It’s pretty amazing just how modern Heathers is, and in many more ways than just the Columbine-connection. It would be pretty hard to get away with the bomb-the-school subplot nowadays. Heathers was indeed controversial even for its time. There are elements of black comedy throughout, such as one high school girl using Holy water to freshen her hair. In one extremely prescient scene, the town mourns over the would-be suicides of two athletes purported to be gay (though they’re actually not gay). In our “It Gets Better” modern day society, these deaths would no doubt be all over the media, with social networks atwitter (no pun intended) with positive messages for potential gay and lesbian teens.
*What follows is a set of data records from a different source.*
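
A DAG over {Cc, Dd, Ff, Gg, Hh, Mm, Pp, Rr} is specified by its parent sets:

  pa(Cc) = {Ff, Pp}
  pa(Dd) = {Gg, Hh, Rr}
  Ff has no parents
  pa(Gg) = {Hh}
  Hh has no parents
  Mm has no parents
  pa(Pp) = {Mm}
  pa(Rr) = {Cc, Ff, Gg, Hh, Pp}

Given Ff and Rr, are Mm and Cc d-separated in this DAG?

3 paths connect Mm and Cc; each must be blocked for d-separation to hold:
Path 1: Mm → Pp → Cc
  Pp is a chain and Pp is not conditioned on — no node blocks this path, so it is active.
Path 2: Mm → Pp → Rr ← Ff → Cc
  Ff is a fork here and Ff is conditioned on, so the path is blocked at Ff.
Path 3: Mm → Pp → Rr ← Cc
  Pp is a chain and Pp is not conditioned on; Rr is a collider and Rr is conditioned on, which opens it — no node blocks this path, so it is active.
Because an active path exists, Mm and Cc are not d-separated.

No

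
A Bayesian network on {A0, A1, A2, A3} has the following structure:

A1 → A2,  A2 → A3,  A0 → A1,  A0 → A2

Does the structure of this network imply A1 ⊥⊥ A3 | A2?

We examine all 2 paths between A1 and A3:
  1. A1 ← A0 → A2 → A3 — A0:fork[open]; A2:chain[blocks] ⇒ blocked
  2. A1 → A2 → A3 — A2:chain[blocks] ⇒ blocked
All paths are blocked; A1 ⊥ A3 | {A2} holds.

Yes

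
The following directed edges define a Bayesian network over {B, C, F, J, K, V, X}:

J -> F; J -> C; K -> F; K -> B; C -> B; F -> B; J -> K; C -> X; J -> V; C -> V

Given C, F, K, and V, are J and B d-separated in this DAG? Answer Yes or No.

Yes — J and B are d-separated given {C, F, K, V}.

There are 6 undirected paths between J and B; checking each against the conditioning set {C, F, K, V}:
Path 1: J → F ← K → B
  K is a fork here and K is conditioned on, so the path is blocked at K.
Path 2: J → F → B
  F is a chain here and F is conditioned on, so the path is blocked at F.
Path 3: J → K → F → B
  K is a chain here and K is conditioned on, so the path is blocked at K.
Path 4: J → K → B
  K is a chain here and K is conditioned on, so the path is blocked at K.
Path 5: J → V ← C → B
  C is a fork here and C is conditioned on, so the path is blocked at C.
Path 6: J → C → B
  C is a chain here and C is conditioned on, so the path is blocked at C.
All paths are blocked; J ⊥ B | {C, F, K, V} holds.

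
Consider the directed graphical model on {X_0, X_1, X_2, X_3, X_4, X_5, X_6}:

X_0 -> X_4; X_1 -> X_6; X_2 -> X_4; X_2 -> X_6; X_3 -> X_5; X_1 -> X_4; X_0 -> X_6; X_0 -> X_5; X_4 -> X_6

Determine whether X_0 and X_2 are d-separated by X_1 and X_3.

We examine all 6 paths between X_0 and X_2:
Path 1: X_0 → X_6 ← X_1 → X_4 ← X_2
  X_6 is a collider here and neither X_6 nor any of its descendants is conditioned on, so the collider stays closed — the path is blocked at X_6.
Path 2: X_0 → X_6 ← X_2
  X_6 is a collider here and neither X_6 nor any of its descendants is conditioned on, so the collider stays closed — the path is blocked at X_6.
Path 3: X_0 → X_6 ← X_4 ← X_2
  X_6 is a collider here and neither X_6 nor any of its descendants is conditioned on, so the collider stays closed — the path is blocked at X_6.
Path 4: X_0 → X_4 ← X_1 → X_6 ← X_2
  X_4 is a collider here and neither X_4 nor any of its descendants is conditioned on, so the collider stays closed — the path is blocked at X_4.
Path 5: X_0 → X_4 → X_6 ← X_2
  X_6 is a collider here and neither X_6 nor any of its descendants is conditioned on, so the collider stays closed — the path is blocked at X_6.
Path 6: X_0 → X_4 ← X_2
  X_4 is a collider here and neither X_4 nor any of its descendants is conditioned on, so the collider stays closed — the path is blocked at X_4.
Since every path is blocked, d-separation holds.

Yes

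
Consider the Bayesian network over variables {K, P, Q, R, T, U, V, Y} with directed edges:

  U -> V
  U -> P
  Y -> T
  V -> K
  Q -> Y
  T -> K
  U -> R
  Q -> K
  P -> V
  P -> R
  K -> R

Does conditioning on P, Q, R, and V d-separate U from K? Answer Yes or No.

No — U and K are not d-separated given {P, Q, R, V}.

6 paths connect U and K; each must be blocked for d-separation to hold:
  1. U → P → V → K — P:chain[blocks]; V:chain[blocks] ⇒ blocked
  2. U → P → R ← K — P:chain[blocks]; R:collider[open] ⇒ blocked
  3. U → V ← P → R ← K — V:collider[open]; P:fork[blocks]; R:collider[open] ⇒ blocked
  4. U → V → K — V:chain[blocks] ⇒ blocked
  5. U → R ← P → V → K — R:collider[open]; P:fork[blocks]; V:chain[blocks] ⇒ blocked
  6. U → R ← K — R:collider[open] ⇒ active
Because an active path exists, U and K are not d-separated.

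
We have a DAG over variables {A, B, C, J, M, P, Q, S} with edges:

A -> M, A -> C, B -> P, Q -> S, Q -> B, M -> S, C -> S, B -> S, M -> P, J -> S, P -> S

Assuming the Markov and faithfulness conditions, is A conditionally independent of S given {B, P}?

No

We examine all 5 paths between A and S:
  1. A → C → S — C:chain[open] ⇒ active
  2. A → M → P ← B → S — M:chain[open]; P:collider[open]; B:fork[blocks] ⇒ blocked
  3. A → M → P ← B ← Q → S — M:chain[open]; P:collider[open]; B:chain[blocks]; Q:fork[open] ⇒ blocked
  4. A → M → P → S — M:chain[open]; P:chain[blocks] ⇒ blocked
  5. A → M → S — M:chain[open] ⇒ active
Since the path A → C → S is active, A and S are not d-separated given {B, P}.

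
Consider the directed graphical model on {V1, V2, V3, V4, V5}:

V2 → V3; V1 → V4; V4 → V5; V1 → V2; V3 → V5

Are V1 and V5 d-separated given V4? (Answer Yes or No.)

No

Enumerating the 2 paths from V1 to V5 and testing each for blocking by {V4}:
Path 1: V1 → V4 → V5
  V4 is a chain here and V4 is conditioned on, so the path is blocked at V4.
Path 2: V1 → V2 → V3 → V5
  V2 is a chain and V2 is not conditioned on; V3 is a chain and V3 is not conditioned on — no node blocks this path, so it is active.
Since the path V1 → V2 → V3 → V5 is active, V1 and V5 are not d-separated given {V4}.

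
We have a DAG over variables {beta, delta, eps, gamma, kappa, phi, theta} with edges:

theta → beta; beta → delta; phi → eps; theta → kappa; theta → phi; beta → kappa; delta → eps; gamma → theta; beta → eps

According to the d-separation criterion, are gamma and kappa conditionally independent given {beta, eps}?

We examine all 4 paths between gamma and kappa:
Path 1: gamma → theta → beta → kappa
  beta is a chain here and beta is conditioned on, so the path is blocked at beta.
Path 2: gamma → theta → phi → eps ← beta → kappa
  beta is a fork here and beta is conditioned on, so the path is blocked at beta.
Path 3: gamma → theta → phi → eps ← delta ← beta → kappa
  beta is a fork here and beta is conditioned on, so the path is blocked at beta.
Path 4: gamma → theta → kappa
  theta is a chain and theta is not conditioned on — no node blocks this path, so it is active.
Since the path gamma → theta → kappa is active, gamma and kappa are not d-separated given {beta, eps}.

No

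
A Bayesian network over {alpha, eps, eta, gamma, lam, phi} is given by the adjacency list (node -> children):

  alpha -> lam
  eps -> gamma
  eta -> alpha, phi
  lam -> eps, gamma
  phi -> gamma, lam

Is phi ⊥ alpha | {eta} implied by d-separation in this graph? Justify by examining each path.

Yes

We examine all 4 paths between phi and alpha:
  1. phi → lam ← alpha — lam:collider[blocks] ⇒ blocked
  2. phi → gamma ← lam ← alpha — gamma:collider[blocks]; lam:chain[open] ⇒ blocked
  3. phi → gamma ← eps ← lam ← alpha — gamma:collider[blocks]; eps:chain[open]; lam:chain[open] ⇒ blocked
  4. phi ← eta → alpha — eta:fork[blocks] ⇒ blocked
All paths are blocked; phi ⊥ alpha | {eta} holds.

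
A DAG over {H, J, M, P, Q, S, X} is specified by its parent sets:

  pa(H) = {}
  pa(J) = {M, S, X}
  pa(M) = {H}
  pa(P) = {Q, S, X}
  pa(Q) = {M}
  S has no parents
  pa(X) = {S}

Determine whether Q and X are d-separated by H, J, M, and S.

6 paths connect Q and X; each must be blocked for d-separation to hold:
Path 1: Q → P ← X
  P is a collider here and neither P nor any of its descendants is conditioned on, so the collider stays closed — the path is blocked at P.
Path 2: Q → P ← S → X
  P is a collider here and neither P nor any of its descendants is conditioned on, so the collider stays closed — the path is blocked at P.
Path 3: Q → P ← S → J ← X
  P is a collider here and neither P nor any of its descendants is conditioned on, so the collider stays closed — the path is blocked at P.
Path 4: Q ← M → J ← X
  M is a fork here and M is conditioned on, so the path is blocked at M.
Path 5: Q ← M → J ← S → P ← X
  M is a fork here and M is conditioned on, so the path is blocked at M.
Path 6: Q ← M → J ← S → X
  M is a fork here and M is conditioned on, so the path is blocked at M.
Since every path is blocked, d-separation holds.

Yes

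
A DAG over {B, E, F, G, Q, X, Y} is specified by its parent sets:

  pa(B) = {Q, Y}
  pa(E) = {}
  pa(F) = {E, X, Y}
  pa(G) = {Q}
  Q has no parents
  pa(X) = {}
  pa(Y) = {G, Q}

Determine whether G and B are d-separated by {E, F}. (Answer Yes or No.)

Enumerating the 4 paths from G to B and testing each for blocking by {E, F}:
Path 1: G → Y → B
  Y is a chain and Y is not conditioned on — no node blocks this path, so it is active.
Path 2: G → Y ← Q → B
  Y is a collider and its descendant F is conditioned on, which opens it; Q is a fork and Q is not conditioned on — no node blocks this path, so it is active.
Path 3: G ← Q → B
  Q is a fork and Q is not conditioned on — no node blocks this path, so it is active.
Path 4: G ← Q → Y → B
  Q is a fork and Q is not conditioned on; Y is a chain and Y is not conditioned on — no node blocks this path, so it is active.
Because an active path exists, G and B are not d-separated.

No — G and B are not d-separated given {E, F}.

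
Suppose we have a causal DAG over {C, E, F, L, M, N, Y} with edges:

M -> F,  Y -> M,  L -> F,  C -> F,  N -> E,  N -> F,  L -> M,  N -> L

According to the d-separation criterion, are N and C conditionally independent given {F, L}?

Enumerating the 3 paths from N to C and testing each for blocking by {F, L}:
Path 1: N → F ← C
  F is a collider and F is conditioned on, which opens it — no node blocks this path, so it is active.
Path 2: N → L → F ← C
  L is a chain here and L is conditioned on, so the path is blocked at L.
Path 3: N → L → M → F ← C
  L is a chain here and L is conditioned on, so the path is blocked at L.
Because an active path exists, N and C are not d-separated.

No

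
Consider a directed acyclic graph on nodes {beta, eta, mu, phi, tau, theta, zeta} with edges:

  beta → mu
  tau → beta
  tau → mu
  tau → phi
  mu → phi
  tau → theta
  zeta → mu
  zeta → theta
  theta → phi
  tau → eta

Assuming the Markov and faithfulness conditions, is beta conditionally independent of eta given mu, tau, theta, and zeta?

There are 6 undirected paths between beta and eta; checking each against the conditioning set {mu, tau, theta, zeta}:
Path 1: beta ← tau → eta
  tau is a fork here and tau is conditioned on, so the path is blocked at tau.
Path 2: beta → mu → phi ← theta ← tau → eta
  mu is a chain here and mu is conditioned on, so the path is blocked at mu.
Path 3: beta → mu → phi ← tau → eta
  mu is a chain here and mu is conditioned on, so the path is blocked at mu.
Path 4: beta → mu ← tau → eta
  tau is a fork here and tau is conditioned on, so the path is blocked at tau.
Path 5: beta → mu ← zeta → theta → phi ← tau → eta
  zeta is a fork here and zeta is conditioned on, so the path is blocked at zeta.
Path 6: beta → mu ← zeta → theta ← tau → eta
  zeta is a fork here and zeta is conditioned on, so the path is blocked at zeta.
All paths are blocked; beta ⊥ eta | {mu, tau, theta, zeta} holds.

Yes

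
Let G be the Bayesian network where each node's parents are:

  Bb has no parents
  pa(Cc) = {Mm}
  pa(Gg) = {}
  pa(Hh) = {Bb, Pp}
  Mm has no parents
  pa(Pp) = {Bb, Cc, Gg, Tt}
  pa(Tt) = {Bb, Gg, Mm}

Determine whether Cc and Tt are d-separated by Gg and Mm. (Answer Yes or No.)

We examine all 5 paths between Cc and Tt:
Path 1: Cc ← Mm → Tt
  Mm is a fork here and Mm is conditioned on, so the path is blocked at Mm.
Path 2: Cc → Pp → Hh ← Bb → Tt
  Hh is a collider here and neither Hh nor any of its descendants is conditioned on, so the collider stays closed — the path is blocked at Hh.
Path 3: Cc → Pp ← Gg → Tt
  Pp is a collider here and neither Pp nor any of its descendants is conditioned on, so the collider stays closed — the path is blocked at Pp.
Path 4: Cc → Pp ← Tt
  Pp is a collider here and neither Pp nor any of its descendants is conditioned on, so the collider stays closed — the path is blocked at Pp.
Path 5: Cc → Pp ← Bb → Tt
  Pp is a collider here and neither Pp nor any of its descendants is conditioned on, so the collider stays closed — the path is blocked at Pp.
Since every path is blocked, d-separation holds.

Yes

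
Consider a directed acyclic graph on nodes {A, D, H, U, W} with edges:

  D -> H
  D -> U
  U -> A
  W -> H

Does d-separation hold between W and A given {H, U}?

Yes — W and A are d-separated given {H, U}.

There is one path between W and A:
Path 1: W → H ← D → U → A
  U is a chain here and U is conditioned on, so the path is blocked at U.
Since every path is blocked, d-separation holds.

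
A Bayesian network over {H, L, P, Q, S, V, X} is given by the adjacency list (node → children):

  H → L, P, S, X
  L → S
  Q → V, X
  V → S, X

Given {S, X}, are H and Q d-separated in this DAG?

No

There are 6 undirected paths between H and Q; checking each against the conditioning set {S, X}:
Path 1: H → X ← V ← Q
  X is a collider and X is conditioned on, which opens it; V is a chain and V is not conditioned on — no node blocks this path, so it is active.
Path 2: H → X ← Q
  X is a collider and X is conditioned on, which opens it — no node blocks this path, so it is active.
Path 3: H → S ← V → X ← Q
  S is a collider and S is conditioned on, which opens it; V is a fork and V is not conditioned on; X is a collider and X is conditioned on, which opens it — no node blocks this path, so it is active.
Path 4: H → S ← V ← Q
  S is a collider and S is conditioned on, which opens it; V is a chain and V is not conditioned on — no node blocks this path, so it is active.
Path 5: H → L → S ← V → X ← Q
  L is a chain and L is not conditioned on; S is a collider and S is conditioned on, which opens it; V is a fork and V is not conditioned on; X is a collider and X is conditioned on, which opens it — no node blocks this path, so it is active.
Path 6: H → L → S ← V ← Q
  L is a chain and L is not conditioned on; S is a collider and S is conditioned on, which opens it; V is a chain and V is not conditioned on — no node blocks this path, so it is active.
At least one path is unblocked, so d-separation fails.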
The film is not without its flaws. I often complain about films being too long, and Heathers is no exception. Once J.D. and Veronica split ways, some of the magic of the film deflates a bit. Once the bomb-plot is in full effect, the film is almost exhausting. Indeed, the audience feels the way Ryder’s character looks at the end. Some characters, such as Veronica’s best friend Betty (purposely named so, I swear), are fairly underwritten and not given much to do. Heathers is director Michael Lehmann’s first feature film, and this shows in many ways (though for a first effort it isn’t bad at all).
Many films would try to emulate Heathers in the years after its release. Films still try to emulate its style even now, some twenty-three years after its release. Ironically, the movie was a box office bomb upon release. The cult audience grew once it was released on videotape (it was also one of the first DVDs I ever bought). Pretty much nobody in Heathers was any better in anything else than they were here. Screenwriter Daniel Waters, along with Ryder and Slater, greatly succeeded in making Heathers one of the most genuine, honest portrayals of high school ever put to film.